Easier Testing on Different Fedora Versions
Not everyone has three different computers each running a different Fedora release. Reporters, triagers, and developers can use LiveUSB instances for easy testing of a different release on the same machine, with only a reboot. To do this, follow the instructions on the How to create and use Live USB page using the "data persistence" option. Boot the LiveUSB instance, and run "yum update" as normal to test the latest packages. (Not recommended with Fedora 11 Alpha due to a large number of updates.)
To test a different release using an emulator, see Testing/qemu.
- Please remember to be polite when triaging bugs; we would like reporters to continue doing so in the future.
- Avoid requesting information of reporters that isn't really necessary; this is obviously frustrating for them. At least be sympathetic if you make a request that might be inconvenient to fulfill.

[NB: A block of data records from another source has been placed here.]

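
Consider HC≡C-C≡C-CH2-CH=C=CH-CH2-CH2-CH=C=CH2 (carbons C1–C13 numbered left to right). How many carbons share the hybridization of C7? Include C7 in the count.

C7 is sp (two π bonds).
C1: sp ✓
C2: sp ✓
C3: sp ✓
C4: sp ✓
C5: sp3
C6: sp2
C7: sp ✓
C8: sp2
C9: sp3
C10: sp3
C11: sp2
C12: sp ✓
C13: sp2
6 carbons are sp.

6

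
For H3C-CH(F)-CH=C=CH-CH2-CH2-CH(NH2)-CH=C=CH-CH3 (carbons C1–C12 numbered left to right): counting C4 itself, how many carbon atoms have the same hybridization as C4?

2

C4 is sp (two π bonds).
C1: sp3
C2: sp3
C3: sp2
C4: sp ✓
C5: sp2
C6: sp3
C7: sp3
C8: sp3
C9: sp2
C10: sp ✓
C11: sp2
C12: sp3
2 carbons are sp.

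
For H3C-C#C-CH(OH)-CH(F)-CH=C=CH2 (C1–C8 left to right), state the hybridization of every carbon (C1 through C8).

C1 (4 σ bonds) has steric number 4: sp3.
C2: 2 σ bonds, plus two π bonds; 2 regions of electron density → sp.
C3 carries 2 σ bonds, plus two π bonds, giving a steric number of 2, so it is sp.
C4 is sp3: 4 σ bonds, 4 electron-density regions.
C5 carries 4 σ bonds, giving a steric number of 4, so it is sp3.
C6 — 3 σ bonds, plus one π bond. Steric number 3, so sp2.
C7: 2 σ bonds, plus two π bonds; 2 regions of electron density → sp.
C8: 3 σ bonds, plus one π bond; 3 regions of electron density → sp2.

C1 sp3, C2 sp, C3 sp, C4 sp3, C5 sp3, C6 sp2, C7 sp, C8 sp2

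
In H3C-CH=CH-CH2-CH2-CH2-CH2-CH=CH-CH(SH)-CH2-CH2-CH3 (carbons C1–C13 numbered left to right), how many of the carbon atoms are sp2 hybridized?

C1: sp3
C2: sp2 ✓
C3: sp2 ✓
C4: sp3
C5: sp3
C6: sp3
C7: sp3
C8: sp2 ✓
C9: sp2 ✓
C10: sp3
C11: sp3
C12: sp3
C13: sp3
C2, C3, C8, C9 → 4 sp2 carbons.

4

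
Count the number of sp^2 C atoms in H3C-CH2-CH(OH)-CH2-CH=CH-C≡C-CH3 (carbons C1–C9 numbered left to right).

2

C1: sp3
C2: sp3
C3: sp3
C4: sp3
C5: sp2 ✓
C6: sp2 ✓
C7: sp
C8: sp
C9: sp3
C5, C6 → 2 sp2 carbons.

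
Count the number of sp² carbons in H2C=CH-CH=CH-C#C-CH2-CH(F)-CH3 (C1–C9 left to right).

4

C1: sp2 ✓
C2: sp2 ✓
C3: sp2 ✓
C4: sp2 ✓
C5: sp
C6: sp
C7: sp3
C8: sp3
C9: sp3
C1, C2, C3, C4 → 4 sp2 carbons.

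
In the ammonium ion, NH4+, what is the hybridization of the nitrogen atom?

Four σ bonds, no lone pair → sp3, tetrahedral.

sp3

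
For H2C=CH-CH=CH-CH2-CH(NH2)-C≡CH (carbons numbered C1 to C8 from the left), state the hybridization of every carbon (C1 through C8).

C1 (3 σ bonds, plus one π bond) has steric number 3: sp2.
C2: 3 σ bonds, plus one π bond; 3 regions of electron density → sp2.
C3 is sp2: 3 σ bonds, plus one π bond, 3 electron-density regions.
C4 — 3 σ bonds, plus one π bond. Steric number 3, so sp2.
C5 (4 σ bonds) has steric number 4: sp3.
C6 is sp3: 4 σ bonds, 4 electron-density regions.
C7 carries 2 σ bonds, plus two π bonds, giving a steric number of 2, so it is sp.
C8: 2 σ bonds, plus two π bonds; 2 regions of electron density → sp.

C1 sp2, C2 sp2, C3 sp2, C4 sp2, C5 sp3, C6 sp3, C7 sp, C8 sp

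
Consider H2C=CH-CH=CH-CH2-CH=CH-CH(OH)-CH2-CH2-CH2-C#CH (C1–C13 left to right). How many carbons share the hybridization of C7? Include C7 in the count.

6

C7 is sp2 (one π bond).
C1: sp2 ✓
C2: sp2 ✓
C3: sp2 ✓
C4: sp2 ✓
C5: sp3
C6: sp2 ✓
C7: sp2 ✓
C8: sp3
C9: sp3
C10: sp3
C11: sp3
C12: sp
C13: sp
6 carbons are sp2.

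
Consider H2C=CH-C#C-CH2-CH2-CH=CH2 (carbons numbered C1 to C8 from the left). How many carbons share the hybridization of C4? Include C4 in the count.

2

C4 is sp (two π bonds).
C1: sp2
C2: sp2
C3: sp ✓
C4: sp ✓
C5: sp3
C6: sp3
C7: sp2
C8: sp2
2 carbons are sp.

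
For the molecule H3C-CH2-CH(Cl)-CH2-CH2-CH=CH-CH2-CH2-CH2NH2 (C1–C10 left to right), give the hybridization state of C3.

C3: 4 σ bonds; 4 regions of electron density → sp3.

sp³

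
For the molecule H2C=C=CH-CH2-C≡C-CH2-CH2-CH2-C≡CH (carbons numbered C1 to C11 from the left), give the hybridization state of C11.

sp

C11: 2 σ bonds, plus two π bonds; 2 regions of electron density → sp.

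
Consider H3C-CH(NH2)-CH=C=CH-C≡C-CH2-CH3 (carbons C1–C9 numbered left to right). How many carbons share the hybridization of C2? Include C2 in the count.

4

C2 is sp3 (only σ bonds).
C1: sp3 ✓
C2: sp3 ✓
C3: sp2
C4: sp
C5: sp2
C6: sp
C7: sp
C8: sp3 ✓
C9: sp3 ✓
4 carbons are sp3.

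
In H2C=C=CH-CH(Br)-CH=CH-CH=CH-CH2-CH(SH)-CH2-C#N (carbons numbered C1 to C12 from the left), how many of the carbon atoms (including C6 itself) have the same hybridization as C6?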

- Avoid requesting unnecessary re-testing; this is also frustrating for reporters. Often the best thing to do is to try to reproduce the bug yourself. (Obviously this is not applicable to intermittent crashes, hardware-specific bugs for hardware you don't have, etc.) If this fails, you can report to the tester either that they didn't provide enough information, that the bug is fixed in a newer version, or that the bug is hardware or configuration dependent. This information is useful to the reporter (provides motivation to upgrade, retest, or dig deeper) and the package maintainer (makes it easier to track down the problem).
- Avoid marking a bug as a duplicate that isn't really the same. If you don't have the technical expertise to be certain, just add a comment with the other bug number, and say it's a possible duplicate.
- If the developer has commented on the bug or filed it themselves, if it's not a duplicate, it's probably OK to automatically mark it as ASSIGNED. (If more information was needed, they probably would have requested it themselves.)
- If you aren't sure about something, feel free to ask in #fedora-bugzappers, or leave a comment in the bug for the package maintainer. Be especially careful about closing bugs.
- Add yourself to the CC: list of bugs you triage.
- Please read carefully, and think before you click.
- Use BugZappers/StockBugzillaResponses as appropriate.
- Painless Bug Tracking by Joel Spolsky … Joel is owner of a company producing proprietary issue tracker. We cannot use his code, of course, but he knows a lot about bugs, and this article contains really the foundation of the trade.
- Talks by Luis Villa … all is worthy to be known about bug triage in the open source world comes from him.